As Gateway royal palms face the axe, debate heats up

MICHAEL BRAUN
MBRAUN@NEWS-PRESS.COM
Pink and blue ribbons are tied to 38 royal palm trees that are slated to be removed/relocated on the north end of the Gateway Boulevard near the Stoneybrook community. There are nine palms remaining where they are.

POLL: Should palms trees along Gateway Blvd. be removed?

To chop, or not to chop: That is the question.

At issue are 47 royal palms that have graced the Gateway Boulevard median near Stoneybrook for more than 10 years. Nine of the trees will stay courtesy of an agreement between the Gateway Services Community Development District and Lee County.

The remaining 38 are another matter. The Lee County Department of Transportation said they will need to go, while some Gateway community residents are fighting for their survival.

Their possible removal stems from the turnover of Gateway Boulevard, Griffin Drive and Commerce Lakes Drive West from the district and WCI to Lee County. The district owns about 23 percent of Gateway roads while WCI owns the other 77.

Whether the remaining trees will be turned into sawdust, delicately removed and replanted elsewhere in the 13,000-resident community of gated developments or some other plan will be discussed by the five member district board at their 3 p.m. meeting on Thursday.

Traffic passes royal palm trees along Gateway Boulevard near the Stoneybrook community that are slated to be relocated/removed when Lee County takes over the maintenance of the road. There are 38 palm trees that are slated to be relocated and nine staying put.

Rod Senior, a district supervisor, said there is a gentleman's agreement — a legal handshake — that the roads were to be turned over to county control and maintenance. As part of the agreement the county insisted the trees be cut down because they were too close to the road by Lee County department of transportation regulations and pose a safety hazard to vehicles.

Senior said simply cutting the trees down, while certainly a cheaper decision than relocating them, is not in the best interest of Gateway overall or the environment.

Senior, who has worked many years in banking, said he has been investigating different options. He found that cutting the palms would cost about $550 per tree including stump grinding and cleanup, and more than double per tree, about $1,200, to relocate them. Replacing the trees at today's prices would cost about $2,500 per tree or about $95,000 including transplanting and full installation.

"That's the value of what's there now," he said.

The best plan by his estimation? "Leaving them roughly in the area they are in now," he said. "Put them in the right-of-way on both sides."

Senior said there is room to place the trees far enough to be out of the county's 6-foot clearance area on roadways. And, he added, there will be landscaping of a lighter nature replaced where the palms are now.

Senior said Al O'Donnell of O'Donnell's Landscaping Service in Estero provided the information and figures for the plan.

Not everyone involved has the same opinion.

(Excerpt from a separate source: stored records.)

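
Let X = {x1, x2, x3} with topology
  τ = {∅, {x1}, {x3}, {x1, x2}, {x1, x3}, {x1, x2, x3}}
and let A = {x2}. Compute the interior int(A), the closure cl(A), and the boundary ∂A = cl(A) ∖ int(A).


int(A) = ∅, cl(A) = {x2}, ∂A = {x2}.

Closed sets in (X, τ) are complements of opens:
  closed(X, τ) = {∅, {x2}, {x3}, {x1, x2}, {x2, x3}, {x1, x2, x3}}.
int(A) = ⋃ {U ∈ τ : U ⊆ A}. Opens contained in A: ∅.
Taking the union of these: int(A) = ∅.
cl(A) = ⋂ {C closed : A ⊆ C}. Closed sets containing A: {x2}, {x1, x2}, {x2, x3}, {x1, x2, x3}.
Intersecting these: cl(A) = {x2}.
∂A = cl(A) ∖ int(A) = {x2} ∖ ∅ = {x2}.


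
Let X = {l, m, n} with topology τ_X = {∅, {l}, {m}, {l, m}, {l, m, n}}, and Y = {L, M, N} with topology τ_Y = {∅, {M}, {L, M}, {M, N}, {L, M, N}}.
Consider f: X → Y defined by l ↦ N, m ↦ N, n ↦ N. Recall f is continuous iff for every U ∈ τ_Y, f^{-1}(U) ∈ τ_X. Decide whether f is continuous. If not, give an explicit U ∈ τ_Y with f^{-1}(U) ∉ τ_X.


f IS continuous.

Compute f^{-1}(U) for each U ∈ τ_Y:
  U = ∅: f^{-1}(U) = ∅ ∈ τ_X ✓.
  U = {M}: f^{-1}(U) = ∅ ∈ τ_X ✓.
  U = {L, M}: f^{-1}(U) = ∅ ∈ τ_X ✓.
  U = {M, N}: f^{-1}(U) = {l, m, n} ∈ τ_X ✓.
  U = {L, M, N}: f^{-1}(U) = {l, m, n} ∈ τ_X ✓.
Every preimage lies in τ_X, so f IS continuous.


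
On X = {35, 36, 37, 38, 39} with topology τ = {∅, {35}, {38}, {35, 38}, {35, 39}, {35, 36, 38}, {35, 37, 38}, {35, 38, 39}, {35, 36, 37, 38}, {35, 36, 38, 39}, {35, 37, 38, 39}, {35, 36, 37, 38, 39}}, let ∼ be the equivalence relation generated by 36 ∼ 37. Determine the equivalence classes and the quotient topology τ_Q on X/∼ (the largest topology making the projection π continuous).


X/∼ = {[35], [36=37], [38], [39]}; |τ_Q| = 8.

Equivalence classes: [35], [36=37], [38], [39].
Quotient map π: X → X/∼ sends 35 ↦ [35], 36 ↦ [36=37], 37 ↦ [36=37], 38 ↦ [38], 39 ↦ [39].
For each subset V ⊆ X/∼, compute π^{-1}(V) ⊆ X and check whether π^{-1}(V) ∈ τ. V is open in τ_Q iff π^{-1}(V) ∈ τ.
  V = {}: π^{-1}(V) = ∅ ∈ τ ✓.
  V = {[35]}: π^{-1}(V) = {35} ∈ τ ✓.
  V = {[36=37]}: π^{-1}(V) = {36, 37} ∉ τ ✗.
  V = {[35], [36=37]}: π^{-1}(V) = {35, 36, 37} ∉ τ ✗.
  V = {[38]}: π^{-1}(V) = {38} ∈ τ ✓.
  V = {[35], [38]}: π^{-1}(V) = {35, 38} ∈ τ ✓.
  V = {[36=37], [38]}: π^{-1}(V) = {36, 37, 38} ∉ τ ✗.
  V = {[35], [36=37], [38]}: π^{-1}(V) = {35, 36, 37, 38} ∈ τ ✓.
  V = {[39]}: π^{-1}(V) = {39} ∉ τ ✗.
  V = {[35], [39]}: π^{-1}(V) = {35, 39} ∈ τ ✓.
  V = {[36=37], [39]}: π^{-1}(V) = {36, 37, 39} ∉ τ ✗.
  V = {[35], [36=37], [39]}: π^{-1}(V) = {35, 36, 37, 39} ∉ τ ✗.
  V = {[38], [39]}: π^{-1}(V) = {38, 39} ∉ τ ✗.
  V = {[35], [38], [39]}: π^{-1}(V) = {35, 38, 39} ∈ τ ✓.
  V = {[36=37], [38], [39]}: π^{-1}(V) = {36, 37, 38, 39} ∉ τ ✗.
  V = {[35], [36=37], [38], [39]}: π^{-1}(V) = {35, 36, 37, 38, 39} ∈ τ ✓.
Open sets in the quotient: τ_Q = {{}, {[35]}, {[38]}, {[35], [38]}, {[35], [36=37], [38]}, {[35], [39]}, {[35], [38], [39]}, {[35], [36=37], [38], [39]}} (8 elements).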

Margaret Fineberg, a fellow district supervisor and secretary of the Stoneybrook at Gateway Home Owners Association, and Joe Mikulka, president of the Stoneybrook at Gateway master HOA, would like to see the palms stay right where they are.

"The agreement (between Gateway and Lee County) is a handshake," she said. "It can still be changed."

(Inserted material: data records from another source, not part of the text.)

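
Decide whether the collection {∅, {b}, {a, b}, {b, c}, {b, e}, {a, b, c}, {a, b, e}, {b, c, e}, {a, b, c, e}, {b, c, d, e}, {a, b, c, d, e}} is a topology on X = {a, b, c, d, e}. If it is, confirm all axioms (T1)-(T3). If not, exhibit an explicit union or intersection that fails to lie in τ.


τ IS a topology on X.

Axiom (T1): ∅ ∈ τ? Yes; X ∈ τ? Yes.
Axiom (T2/T3): check pairwise unions and intersections of members of τ.
All pairwise intersections and unions checked — each lies in τ. Therefore τ satisfies (T1), (T2), (T3): it IS a topology on X.


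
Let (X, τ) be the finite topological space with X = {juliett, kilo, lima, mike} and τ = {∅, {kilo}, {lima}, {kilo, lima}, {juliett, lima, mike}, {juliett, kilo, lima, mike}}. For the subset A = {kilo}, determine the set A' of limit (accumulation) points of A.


A' = ∅

For each x ∈ X, list the open sets U ∈ τ with x ∈ U, then check whether U ∩ (A ∖ {x}) ≠ ∅ for every such U.
  x = juliett: open {juliett, lima, mike} ∋ x has {juliett, lima, mike} ∩ (A ∖ {juliett}) = ∅, so x is NOT a limit point.
  x = kilo: open {kilo} ∋ x has {kilo} ∩ (A ∖ {kilo}) = ∅, so x is NOT a limit point.
  x = lima: open {lima} ∋ x has {lima} ∩ (A ∖ {lima}) = ∅, so x is NOT a limit point.
  x = mike: open {juliett, lima, mike} ∋ x has {juliett, lima, mike} ∩ (A ∖ {mike}) = ∅, so x is NOT a limit point.
Collecting: A' = ∅.


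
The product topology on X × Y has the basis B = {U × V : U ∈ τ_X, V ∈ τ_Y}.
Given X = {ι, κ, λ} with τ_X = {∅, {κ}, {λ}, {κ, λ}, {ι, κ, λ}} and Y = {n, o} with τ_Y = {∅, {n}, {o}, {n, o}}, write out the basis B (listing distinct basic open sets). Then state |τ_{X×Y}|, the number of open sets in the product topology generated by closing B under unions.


Basis B = {∅ × ∅, {κ} × {n}, {κ} × {o}, {λ} × {n}, {λ} × {o}, {κ} × {n, o}, {κ, λ} × {n}, {κ, λ} × {o}, {λ} × {n, o}, {ι, κ, λ} × {n}, {ι, κ, λ} × {o}, {κ, λ} × {n, o}, {ι, κ, λ} × {n, o}}; |τ_{X×Y}| = 25.

Enumerate products U × V with U ∈ τ_X, V ∈ τ_Y (deduplicated):
  ∅ × ∅ = {} (∅)
  {κ} × {n} = {(κ,n)}
  {κ} × {o} = {(κ,o)}
  {λ} × {n} = {(λ,n)}
  {λ} × {o} = {(λ,o)}
  {κ} × {n, o} = {(κ,n), (κ,o)}
  {κ, λ} × {n} = {(κ,n), (λ,n)}
  {κ, λ} × {o} = {(κ,o), (λ,o)}
  {λ} × {n, o} = {(λ,n), (λ,o)}
  {ι, κ, λ} × {n} = {(ι,n), (κ,n), (λ,n)}
  {ι, κ, λ} × {o} = {(ι,o), (κ,o), (λ,o)}
  {κ, λ} × {n, o} = {(κ,n), (κ,o), (λ,n), (λ,o)}
  {ι, κ, λ} × {n, o} = {(ι,n), (ι,o), (κ,n), (κ,o), (λ,n), (λ,o)}
These 13 distinct sets form the basis B.
Close under arbitrary unions to get τ_{X×Y}; counting gives |τ_{X×Y}| = 25.


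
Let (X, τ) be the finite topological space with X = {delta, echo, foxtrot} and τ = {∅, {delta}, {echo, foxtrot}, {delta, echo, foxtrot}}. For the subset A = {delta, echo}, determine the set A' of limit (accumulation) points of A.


A' = {foxtrot}

For each x ∈ X, list the open sets U ∈ τ with x ∈ U, then check whether U ∩ (A ∖ {x}) ≠ ∅ for every such U.
  x = delta: open {delta} ∋ x has {delta} ∩ (A ∖ {delta}) = ∅, so x is NOT a limit point.
  x = echo: open {echo, foxtrot} ∋ x has {echo, foxtrot} ∩ (A ∖ {echo}) = ∅, so x is NOT a limit point.
  x = foxtrot: opens ∋ x are {echo, foxtrot}, {delta, echo, foxtrot}; each meets A ∖ {foxtrot}, so x IS a limit point.
Collecting: A' = {foxtrot}.


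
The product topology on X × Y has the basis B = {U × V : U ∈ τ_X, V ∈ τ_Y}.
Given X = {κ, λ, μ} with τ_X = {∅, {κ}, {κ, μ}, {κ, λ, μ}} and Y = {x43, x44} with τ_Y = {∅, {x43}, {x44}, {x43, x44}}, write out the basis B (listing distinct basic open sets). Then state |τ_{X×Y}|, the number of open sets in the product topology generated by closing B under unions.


Basis B = {∅ × ∅, {κ} × {x43}, {κ} × {x44}, {κ} × {x43, x44}, {κ, μ} × {x43}, {κ, μ} × {x44}, {κ, λ, μ} × {x43}, {κ, λ, μ} × {x44}, {κ, μ} × {x43, x44}, {κ, λ, μ} × {x43, x44}}; |τ_{X×Y}| = 16.

Enumerate products U × V with U ∈ τ_X, V ∈ τ_Y (deduplicated):
  ∅ × ∅ = {} (∅)
  {κ} × {x43} = {(κ,x43)}
  {κ} × {x44} = {(κ,x44)}
  {κ} × {x43, x44} = {(κ,x43), (κ,x44)}
  {κ, μ} × {x43} = {(κ,x43), (μ,x43)}
  {κ, μ} × {x44} = {(κ,x44), (μ,x44)}
  {κ, λ, μ} × {x43} = {(κ,x43), (λ,x43), (μ,x43)}
  {κ, λ, μ} × {x44} = {(κ,x44), (λ,x44), (μ,x44)}
  {κ, μ} × {x43, x44} = {(κ,x43), (κ,x44), (μ,x43), (μ,x44)}
  {κ, λ, μ} × {x43, x44} = {(κ,x43), (κ,x44), (λ,x43), (λ,x44), (μ,x43), (μ,x44)}
These 10 distinct sets form the basis B.
Close under arbitrary unions to get τ_{X×Y}; counting gives |τ_{X×Y}| = 16.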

Pink and blue ribbons are tied to 38 royal palm trees that are slated to be removed/relocated on the north end of the Gateway Boulevard near the Stoneybrook community.

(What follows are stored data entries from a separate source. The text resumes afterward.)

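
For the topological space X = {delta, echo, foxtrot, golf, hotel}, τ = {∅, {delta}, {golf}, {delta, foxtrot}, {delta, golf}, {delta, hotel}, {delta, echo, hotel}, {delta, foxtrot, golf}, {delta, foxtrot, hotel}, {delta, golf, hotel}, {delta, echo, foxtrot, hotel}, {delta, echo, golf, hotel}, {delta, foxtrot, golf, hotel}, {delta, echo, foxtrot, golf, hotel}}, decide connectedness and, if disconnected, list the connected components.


(X, τ) is disconnected; components = [{golf}, {delta, echo, foxtrot, hotel}].

Find clopen sets (U ∈ τ with X ∖ U ∈ τ):
  U = ∅, X ∖ U = {delta, echo, foxtrot, golf, hotel} — both open, so U is clopen.
  U = {golf}, X ∖ U = {delta, echo, foxtrot, hotel} — both open, so U is clopen.
  U = {delta, echo, foxtrot, hotel}, X ∖ U = {golf} — both open, so U is clopen.
  U = {delta, echo, foxtrot, golf, hotel}, X ∖ U = ∅ — both open, so U is clopen.
Nontrivial clopen(s) exist: e.g. {golf}. So (X, τ) is disconnected.
Compute connected components by grouping points that agree on all clopens:
  component: {golf}
  component: {delta, echo, foxtrot, hotel}


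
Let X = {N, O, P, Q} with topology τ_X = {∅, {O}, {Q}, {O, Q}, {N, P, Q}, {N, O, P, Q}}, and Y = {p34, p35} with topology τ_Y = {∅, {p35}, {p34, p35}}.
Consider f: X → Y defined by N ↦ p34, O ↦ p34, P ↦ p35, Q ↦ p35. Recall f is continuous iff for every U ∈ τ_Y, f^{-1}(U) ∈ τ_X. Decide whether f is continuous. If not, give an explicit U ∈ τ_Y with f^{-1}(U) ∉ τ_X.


f is NOT continuous.

Compute f^{-1}(U) for each U ∈ τ_Y:
  U = ∅: f^{-1}(U) = ∅ ∈ τ_X ✓.
  U = {p35}: f^{-1}(U) = {P, Q} ∉ τ_X ✗.
  U = {p34, p35}: f^{-1}(U) = {N, O, P, Q} ∈ τ_X ✓.
Found U = {p35} with f^{-1}(U) = {P, Q} not in τ_X. Therefore f is NOT continuous.


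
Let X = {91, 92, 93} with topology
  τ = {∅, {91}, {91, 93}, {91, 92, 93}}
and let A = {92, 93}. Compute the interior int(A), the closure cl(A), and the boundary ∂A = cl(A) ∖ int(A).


int(A) = ∅, cl(A) = {92, 93}, ∂A = {92, 93}.

Closed sets in (X, τ) are complements of opens:
  closed(X, τ) = {∅, {92}, {92, 93}, {91, 92, 93}}.
int(A) = ⋃ {U ∈ τ : U ⊆ A}. Opens contained in A: ∅.
Taking the union of these: int(A) = ∅.
cl(A) = ⋂ {C closed : A ⊆ C}. Closed sets containing A: {92, 93}, {91, 92, 93}.
Intersecting these: cl(A) = {92, 93}.
∂A = cl(A) ∖ int(A) = {92, 93} ∖ ∅ = {92, 93}.


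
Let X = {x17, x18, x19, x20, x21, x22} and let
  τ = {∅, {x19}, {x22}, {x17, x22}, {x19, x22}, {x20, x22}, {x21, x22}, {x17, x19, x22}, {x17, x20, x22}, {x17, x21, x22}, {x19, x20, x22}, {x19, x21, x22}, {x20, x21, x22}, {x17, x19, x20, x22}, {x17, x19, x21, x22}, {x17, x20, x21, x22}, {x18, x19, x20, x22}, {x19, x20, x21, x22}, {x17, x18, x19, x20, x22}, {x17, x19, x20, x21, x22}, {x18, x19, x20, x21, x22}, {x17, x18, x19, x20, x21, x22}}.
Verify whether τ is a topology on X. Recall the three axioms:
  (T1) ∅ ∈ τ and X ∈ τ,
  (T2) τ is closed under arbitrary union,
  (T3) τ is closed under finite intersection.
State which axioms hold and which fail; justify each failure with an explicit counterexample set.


τ IS a topology on X.

Axiom (T1): ∅ ∈ τ? Yes; X ∈ τ? Yes.
Axiom (T2/T3): check pairwise unions and intersections of members of τ.
All pairwise intersections and unions checked — each lies in τ. Therefore τ satisfies (T1), (T2), (T3): it IS a topology on X.


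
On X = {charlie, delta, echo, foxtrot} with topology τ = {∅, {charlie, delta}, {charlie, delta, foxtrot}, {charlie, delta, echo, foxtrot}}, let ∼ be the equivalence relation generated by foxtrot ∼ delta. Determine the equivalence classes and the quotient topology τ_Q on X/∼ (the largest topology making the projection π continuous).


X/∼ = {[charlie], [delta=foxtrot], [echo]}; |τ_Q| = 3.

Equivalence classes: [charlie], [delta=foxtrot], [echo].
Quotient map π: X → X/∼ sends charlie ↦ [charlie], delta ↦ [delta=foxtrot], echo ↦ [echo], foxtrot ↦ [delta=foxtrot].
For each subset V ⊆ X/∼, compute π^{-1}(V) ⊆ X and check whether π^{-1}(V) ∈ τ. V is open in τ_Q iff π^{-1}(V) ∈ τ.
  V = {}: π^{-1}(V) = ∅ ∈ τ ✓.
  V = {[charlie]}: π^{-1}(V) = {charlie} ∉ τ ✗.
  V = {[delta=foxtrot]}: π^{-1}(V) = {delta, foxtrot} ∉ τ ✗.
  V = {[charlie], [delta=foxtrot]}: π^{-1}(V) = {charlie, delta, foxtrot} ∈ τ ✓.
  V = {[echo]}: π^{-1}(V) = {echo} ∉ τ ✗.
  V = {[charlie], [echo]}: π^{-1}(V) = {charlie, echo} ∉ τ ✗.
  V = {[delta=foxtrot], [echo]}: π^{-1}(V) = {delta, echo, foxtrot} ∉ τ ✗.
  V = {[charlie], [delta=foxtrot], [echo]}: π^{-1}(V) = {charlie, delta, echo, foxtrot} ∈ τ ✓.
Open sets in the quotient: τ_Q = {{}, {[charlie], [delta=foxtrot]}, {[charlie], [delta=foxtrot], [echo]}} (3 elements).


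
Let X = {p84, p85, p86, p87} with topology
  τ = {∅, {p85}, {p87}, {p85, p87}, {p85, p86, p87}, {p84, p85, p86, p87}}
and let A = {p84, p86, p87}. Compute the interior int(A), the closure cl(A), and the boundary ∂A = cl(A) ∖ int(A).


int(A) = {p87}, cl(A) = {p84, p86, p87}, ∂A = {p84, p86}.

Closed sets in (X, τ) are complements of opens:
  closed(X, τ) = {∅, {p84}, {p84, p86}, {p84, p85, p86}, {p84, p86, p87}, {p84, p85, p86, p87}}.
int(A) = ⋃ {U ∈ τ : U ⊆ A}. Opens contained in A: ∅, {p87}.
Taking the union of these: int(A) = {p87}.
cl(A) = ⋂ {C closed : A ⊆ C}. Closed sets containing A: {p84, p86, p87}, {p84, p85, p86, p87}.
Intersecting these: cl(A) = {p84, p86, p87}.
∂A = cl(A) ∖ int(A) = {p84, p86, p87} ∖ {p87} = {p84, p86}.


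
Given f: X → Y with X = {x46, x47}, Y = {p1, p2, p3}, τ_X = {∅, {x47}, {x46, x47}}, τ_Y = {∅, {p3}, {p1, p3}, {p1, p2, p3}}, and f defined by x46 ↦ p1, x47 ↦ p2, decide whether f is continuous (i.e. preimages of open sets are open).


f is NOT continuous.

Compute f^{-1}(U) for each U ∈ τ_Y:
  U = ∅: f^{-1}(U) = ∅ ∈ τ_X ✓.
  U = {p3}: f^{-1}(U) = ∅ ∈ τ_X ✓.
  U = {p1, p3}: f^{-1}(U) = {x46} ∉ τ_X ✗.
  U = {p1, p2, p3}: f^{-1}(U) = {x46, x47} ∈ τ_X ✓.
Found U = {p1, p3} with f^{-1}(U) = {x46} not in τ_X. Therefore f is NOT continuous.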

Mikulka said he will propose Thursday that the trees stay put and that the median area be widened.

He said removing the trees makes it less safe by taking away impediments for vehicles that might jump the curb since replacement foliage would not stop a car, truck or bus like the palms. "There's no plan in place to deal with that," he said.

"It is much more dangerous and likely with the palms gone to have a crash," Fineberg said.

She added: "This is not about the road turnover, we want to turn it over." As a district supervisor, Fineberg voted for the turnover several times and supports Mikulka's median widening proposal.

Gateway resident Delores Linscott, a member of the road turnover committee, said the development inherited the problem of the trees when the district took over the road from developer Lennar about 11 years ago.

"(Lennar) put them where they wanted to. I don't know if the county approved that or not," she said. "Moving the trees to the outside right-of-way makes the most sense."

Senior said any decision reached Thursday will likely be tabled due to Gary Neubauer, one of the five supervisors, can't be in attendance.

"All the facts and opinions will get out there," Senior said. "I don't care how long the meeting takes."